Couples and Boundaries
The basic task for contented and healthy relationships is to figure out what’s mine, what’s yours, and what’s ours. This includes not only material goods but rights, privileges, and responsibilities. This is accomplished by setting boundaries, lines of demarcation. Each person needs to let the other know what is private and personal and what is to be shared.
The most frequent conflict in first marriages is finances and, in second marriages, children. As to finances, the central issue is actually control. Individuals who require separate checking accounts or other independent arrangements are stating clearly that they need to be in charge of their own affairs. They have issues “sharing” or melding. In first marriages this is a particularly sensitive area since intimacy depends upon trust and cooperation.

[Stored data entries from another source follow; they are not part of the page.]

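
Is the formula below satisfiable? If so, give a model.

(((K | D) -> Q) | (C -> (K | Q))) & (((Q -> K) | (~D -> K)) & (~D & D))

Case D = True: the conjunct ~D is False.
Case D = False: the conjunct D is False.
Both cases fail — unsatisfiable.

Unsatisfiable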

In previous generations, the “man of the house” was in charge of finances and was regarded by common law as head of the household. Those days are now long gone, and now marital assets in the eyes of the law are considered equally shared by to both partners. Couples who share everything in joint accounts are working toward a more fully integrated definition of marriage. Financial arrangements in which one member is dominant or secretive, doling out the assets to the other in small doses, signifies psychological problems in both members of the conflict.
In second marriages, step-children are the number one issue of potential conflict. This is actually more tricky than finances, because husband and wife may have different philosophies concerning parenting. Here, boundaries must be respected. Each parent must be in charge of disciplining their biological children. Yes, there must be house rules that both couples agree on, but enforcement needs to be assigned to the biological parent.